A long time ago, the slang phrase “mind your own beeswax” was coined, and that’s exactly what Aurora resident Zachary Pugh is doing.
Pugh is the founder of Zax Beeswax – a grass roots, make-it-in-your-basement beeswax enterprise whose product lines includes Mason jar candles, soap, honey, votive candles, tea lights, lip balm and more.
Pugh, 35, who currently is a police officer in DuPage County, said he founded the company back in April 2015 and to date has produced over 110,000 candles, which remain his number one seller, followed by honey and then the lip balm products.
He grew up in Elmhurst and found his way to the beeswax business by following a diverse path.
“I did food management when I was younger and entered some state competitions in the culinary arts and I actually got a scholarship to the Culinary Hospitality Institute in Chicago which I wound up turning down,” he said. “During high school, I was with this police explorer group where they let you do ride-alongs and you got a uniform and helped out with traffic control and that sort of got my foot in the door (with the police).”
At the age of 19, Pugh said he enlisted in the Air National Guard in Madison, Wisconsin, and after training, took the police test where he was “sworn in as a police officer on my 21st birthday.”
He spent a year working in Willow Springs before moving on to serve as an officer in a DuPage County department.

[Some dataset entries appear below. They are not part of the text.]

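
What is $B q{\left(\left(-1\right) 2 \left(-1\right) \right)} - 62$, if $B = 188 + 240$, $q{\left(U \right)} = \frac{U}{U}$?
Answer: $366$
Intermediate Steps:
$q{\left(U \right)} = 1$
$B = 428$
$B q{\left(\left(-1\right) 2 \left(-1\right) \right)} - 62 = 428 \cdot 1 - 62 = 428 - 62 = 366$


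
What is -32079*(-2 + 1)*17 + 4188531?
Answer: 4733874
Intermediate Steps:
-32079*(-2 + 1)*17 + 4188531 = -(-32079)*17 + 4188531 = -32079*(-17) + 4188531 = 545343 + 4188531 = 4733874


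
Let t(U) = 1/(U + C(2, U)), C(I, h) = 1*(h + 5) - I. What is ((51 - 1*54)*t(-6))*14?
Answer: 14/3 ≈ 4.6667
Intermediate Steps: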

The candle and beeswax enterprise, he said, can be traced back to attending “farmers markets in Oregon, Illinois, during Autumn on Parade festivals that are held there where my family lives.”
“I’d buy these beeswax candles that I would recycle into tea lights and I’d give them away as gifts and sold some on eBay and friends said I should start a business,” Pugh said. “I did a Kickstarter campaign looking to raise $1,500 for startup costs and wound up getting $6,500 in sponsorships. After that, we started selling on the website and things just got bigger and bigger.”
Pugh said throughout his life “there were always candles around the house” and that he particularly enjoys the naturalness and purity of beeswax.
“This isn’t something you get at Bed, Bath and Beyond and it’s a rustic, natural wax that is something bees produce and it’s flammable,” he said. “The way we designed things back when the business started – it wasn’t supposed to be something feminine but something in the middle like Mike’s Hard Lemonade. We actually started with a man’s line of candles that included fragrances like coffee and leather and summer camp which smells like grass and soil.”
Pugh said when the mass shooting occurred at Henry Pratt Co. in Aurora last year, he was in Evanston and “felt helpless I couldn’t do anything.”
“I live just a few blocks from the Pratt building and after the shootings, we came up with these Aurora Strong Resilience Candles to raise money for the police and families of the victims and sold about $3,500 worth of merchandise which allowed us to give a $2,000 donation,” he said.
Aurora resident Kimberly Sterr helps Pugh out with production making tea lights and specialty candles and said the two found each other back in November of 2017.
“What appealed to me about this was the natural products as there is no petroleum and I like the beeswax as it creates negative ions and cleans the air,” Sterr said. “I’d always made my own candles and now that I’m retired from doing commercial insurance, this was a good fit.”
Bridget Donnell, 28, of Aurora, who works as the assistant deli manager at Prisco’s Family Market in Aurora, said she also handles ordering local products and that “we like working with local people that take care of us.”
“We know these are products we can trust and we like the candles and local honey and anti-bacterial products,” she said. “It’s all about things that are all natural.”
Pugh admits he has had a little fun with the name of his company as well as his email contact which is kingofsting@zaxbesswax.com.
“A co-worker suggested I use ‘Zach’ but I changed the spelling to ‘Zax’ since it rhymes with ‘wax’,” he said. “The ‘king of sting’ was more about me – usually this is a more feminine type business and king of sting fits my abrasive personality.”
David Sharos is a freelance reporter for The Beacon-News.